= Mineola Black Spiders =

American baseball team

The Mineola Black Spiders, also called the Texas Black Spiders, were an independent, generally all-black baseball team. They originated in and were loosely based in Mineola, Texas.

As a non-league barnstorming team, they were often headquartered in other parts of the nation, especially northern Iowa, from 1932 until at least 1937. They were reported to have been headquartered in Mason City, Iowa, Charles City, Iowa, and Waverly, Iowa. Some newspaper accounts also list them as the Fort Worth Black Spiders as well as the Texas Black Spiders from Galveston, Texas.

Vernon "V.A." Klingaman, an Iowa native who settled in Mineola in the late 1920s, formed the team, which first began traveling in the 1930s. Eventually attracting players from outside Mineola, Texas, they barnstormed throughout the nation in the 1930s, and likely traveled into Mexico with a team featuring Buck O'Neil. The Spiders played until at least 1941.

==History==
===Origin===

A generally all-black barnstorming baseball team, the Spiders hailed from Mineola, Texas, where Klingaman formed the team. The Spiders entered tournaments and barnstormed across the country as they attracted strong players from outside Mineola. They first traveled in 1932, and continued traveling until at least 1941.

Referred to in newspapers as the Texas Black Spiders, they were often noted as the "Champions of Texas". Other sources list them as the Black Spiders of Mineola although some accounts also listed them as the Texas Black Spiders of Galveston or the Fort Worth Black Spiders. They were entered into the National Semi-Pro Baseball Tournament as the Waverly, Iowa, Black Spiders.

The team first set out for the Midwest in a black school bus with the team's name on the side. The bus had no windows and featured a cobweb in the back.

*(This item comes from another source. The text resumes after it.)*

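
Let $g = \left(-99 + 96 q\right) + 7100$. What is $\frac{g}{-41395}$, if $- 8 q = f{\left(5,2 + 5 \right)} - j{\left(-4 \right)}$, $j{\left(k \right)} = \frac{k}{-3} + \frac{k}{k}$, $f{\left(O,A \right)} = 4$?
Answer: $- \frac{6981}{41395} \approx -0.16864$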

The club traveled extensively, arriving in Iowa in July 1932. The players played for a percentage of the gate. By the end of July, a dispute arose over player payments and ten players voted to leave the team. The players were purchased by the managers of the semi-pro Mason City Black Bats . Klingaman returned to Mineola with the remaining players

===As the Mason City Black Bats===

The Bats played against top barnstorming teams including the Western House of David, Nebraska Indians, John Donaldson's All-Stars and the Kansas City Monarchs. J.B. Griffin became the team's featured pitcher and ace in 1932. Following the 1932 season, most of the players returned to Texas. Two players tried out for the 1933 semi-pro Mason City Bats but were cut when the Bats joined the Southern Minnesota - Iowa League where only non-black players were welcome. Many of the same players rejoined the Black Spiders.

===After rejoining the Black Spiders===

The 1933 Spiders traveled north and spent much of July playing games throughout Iowa and Minnesota. J.B. Griffin was again a feature pitcher with the team playing as many as nine games in a week.

In 1934, they returned to Iowa in early May and headquartered in northern Iowa during the summer. Featured pitchers early in the summer included Lonnie "Big Pitch" Arthur and Argusta "Speedball" Benson. Both were known for departing the team in about mid-July with Arthur's destination unknown and Benson signing on with Corwith in Iowa. J.B. Griffin was reported as having moved on to the Monroe Monarchs.

In 1935, the Spiders added Baby Tilliford, a female pitcher, to the team. Newspaper spellings for her name include Tillie Ford and Tilford. She started games and pitched an inning or two before giving way to another pitcher, typically Benson. "Speedball" Benson was once again a featured pitcher for the Spiders.

The 1936 team carried a much improved roster. Buck O'Neil reported that the Spiders picked up a few ringers and entered the Denver Post Tournament in 1937 only to eventually lose out to the Negro league all-star delegation featuring Satchel Paige, Josh Gibson and others. This has yet to be confirmed.

O'Neil also reported an eventual Mexican tour. Subsequent newspaper accounts report a record of 22 wins out of 29 games in Mexico.

The Spiders returned to the Midwest in 1937. They continued to headquarter out of Iowa and entered the Southwest Iowa Baseball Tournament in Council Bluffs, winning the title of Iowa Semi-Pro Baseball Champions. They represented Iowa in the 1937 National Baseball Congress Tournament in Wichita. Several team members of the 1937 squad were signed by J.L. Wilkinson to travel with Satchel Paige's All-Stars.

Joe Scott, who later played for the Birmingham Black Barons, played for the Spiders in 1939. The 1939 team was known to have barnstormed extensively with the House of Alexander Whiskered Wizards including games near Yankton, SD and a double header in Winnipeg. The team is reported to have disbanded mid-season in Wichita, Kansas with Scott joining the Dunsiath Giants.

Teams using the Spiders' name are known to have traveled into Kansas and Nebraska in 1941, and defeated the Cedar Valley All-Stars in Waverly, Iowa, in 1947.